Par deux jugements du 3 octobre 2023, le tribunal administratif de Poitiers a annulé deux arrêtés préfectoraux autorisant la création et l’exploitation de quinze réserves de substitution. Le premier arrêté autorisait la création de neuf réserves de substitution d’un volume total de 1,64 million de m3 sur les sous-bassins de l’Aume et de la Couture, dans le nord du département de la Charente et le sud du département des Deux-Sèvres. Le second arrêté autorisait la création de six réserves de substitution d’un volume total de 1,48 million de m3 sur le sous-bassin de la Pallu, dans la Vienne. Dans les deux cas, le tribunal a estimé, à titre principal, que les projets étaient surdimensionnés.
Les réserves de substitution sont des réserves d’eau destinées à être remplies pendant la période hivernale, lorsque la ressource est plus importante, pour servir à l’irrigation pendant la période estivale, lorsque la ressource est limitée. La logique de substitution implique que le dimensionnement de ces réserves soit tel que les prélèvements destinés à les remplir, désormais réalisés en hiver, se substituent à des prélèvements jusqu’alors réalisés en été, qui doivent être abandonnés. Autrement dit, l’objectif poursuivi n’est pas d’augmenter les prélèvements sur l’année, mais de transférer une partie des prélèvements de l’été vers l’hiver.
Par ailleurs, le volume de ces réserves doit tenir compte de la disponibilité de l’eau en période hivernale, qui, bien que plus abondante, demeure limitée, ainsi que des effets prévisibles du changement climatique.
Le tribunal a constaté que, dans les deux projets, la logique de substitution n’était pas effectivement respectée. En effet, le calcul du volume des réserves projetées reposait sur des données anciennes, datant du début des années 2000, qui ne reflétaient plus le niveau des prélèvements effectivement réalisés en été depuis une quinzaine d’année.
Concernant les six réserves de substitution du sous-bassin de la Pallu, le tribunal a en outre constaté que la réalisation du projet était susceptible de porter les prélèvements hivernaux, tous usages confondus, à 2,2 millions de m3, soit un tiers de plus que le volume prélevable (volume que le milieu peut fournir dans des conditions écologiques satisfaisantes) qui est de l’ordre de 1,66 million de m3 d’après les travaux réalisés dans le cadre de l’élaboration de l’étude « Hydrologie, milieux, usages et climat » (HMUC).
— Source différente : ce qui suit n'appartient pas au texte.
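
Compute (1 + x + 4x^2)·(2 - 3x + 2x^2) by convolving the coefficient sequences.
Ascending coefficients: a = [1, 1, 4], b = [2, -3, 2]. c[0] = 1×2 = 2; c[1] = 1×-3 + 1×2 = -1; c[2] = 1×2 + 1×-3 + 4×2 = 7; c[3] = 1×2 + 4×-3 = -10; c[4] = 4×2 = 8. Result coefficients: [2, -1, 7, -10, 8] → 2 - x + 7x^2 - 10x^3 + 8x^4

2 - x + 7x^2 - 10x^3 + 8x^4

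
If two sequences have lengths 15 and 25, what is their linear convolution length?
Linear/full convolution length: m + n - 1 = 15 + 25 - 1 = 39

39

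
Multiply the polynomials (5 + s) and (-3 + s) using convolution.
Ascending coefficients: a = [5, 1], b = [-3, 1]. c[0] = 5×-3 = -15; c[1] = 5×1 + 1×-3 = 2; c[2] = 1×1 = 1. Result coefficients: [-15, 2, 1] → -15 + 2s + s^2

-15 + 2s + s^2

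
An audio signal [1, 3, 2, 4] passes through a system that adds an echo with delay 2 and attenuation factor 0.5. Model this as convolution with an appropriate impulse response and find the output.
Direct-path + delayed-attenuated-path model → impulse response h = [1, 0, 0.5] (1 at lag 0, 0.5 at lag 2). Output y[n] = x[n] + 0.5·x[n - 2] (with x[n] = 0 outside 0..3): y[0] = 1 + 0.5×0 = 1; y[1] = 3 + 0.5×0 = 3; y[2] = 2 + 0.5×1 = 2.5; y[3] = 4 + 0.5×3 = 5.5; y[4] = 0 + 0.5×2 = 1.0; y[5] = 0 + 0.5×4 = 2.0. So y = [1, 3, 2.5, 5.5, 1.0, 2.0]

[1, 3, 2.5, 5.5, 1.0, 2.0]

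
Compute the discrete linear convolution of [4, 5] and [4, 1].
y[0] = 4×4 = 16; y[1] = 4×1 + 5×4 = 24; y[2] = 5×1 = 5

[16, 24, 5]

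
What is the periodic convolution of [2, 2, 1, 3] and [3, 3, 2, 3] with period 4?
Use y[k] = Σ_j u[j]·v[(k-j) mod 4]. y[0] = 2×3 + 2×3 + 1×2 + 3×3 = 23; y[1] = 2×3 + 2×3 + 1×3 + 3×2 = 21; y[2] = 2×2 + 2×3 + 1×3 + 3×3 = 22; y[3] = 2×3 + 2×2 + 1×3 + 3×3 = 22. Result: [23, 21, 22, 22]

[23, 21, 22, 22]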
Compte tenu du surdimensionnement du projet et au regard du contexte hydrologique local et des effets prévisibles du changement climatique, le tribunal a estimé que la préfète de la Vienne avait, en autorisant ce projet, entaché son arrêté d’une erreur manifeste d’appréciation dans la mise en œuvre du principe de gestion équilibrée et durable de la ressource en eau défini à l’article L. 211-1 du code de l’environnement.
Concernant les neuf réserves de substitution des sous-bassins de l’Aume et de la Couture, le tribunal a relevé que les prélèvements estivaux pour l’irrigation s’élèvent actuellement à environ 2,1 millions de m3. Après réalisation du projet, il était prévu le maintien de prélèvements estivaux de 1,87 million de m3, en plus des prélèvements hivernaux de 1,64 million de m3 qui seront nécessaires pour remplir les réserves. Ainsi, le projet, qui conduisait à augmenter les prélèvements de 1,41 million de m3 par an, ne respectait pas la logique de substitution prévue par le schéma directeur d’aménagement et de gestion des eaux (SDAGE) et, contrairement à ce qu’impose le SDAGE, n’était pas associé à de réelles mesures d’économie d’eau et ne tenait pas compte des effets prévisibles du changement climatique. En outre, le tribunal a relevé plusieurs irrégularités dans la composition du dossier au regard duquel l’autorisation a été délivrée, notamment s’agissant de l’étude d’impact qui souffrait de plusieurs insuffisances et inexactitudes empêchant d’apprécier correctement les incidences du projet sur l’environnement.
L’annulation des deux arrêtés a pour effet d’empêcher la réalisation des réserves concernées, sous réserve bien sûr de l’exercice, par l’État ou les organismes qui avaient demandé les autorisations, des voies de recours qui n’ont cependant pas de caractère suspensif.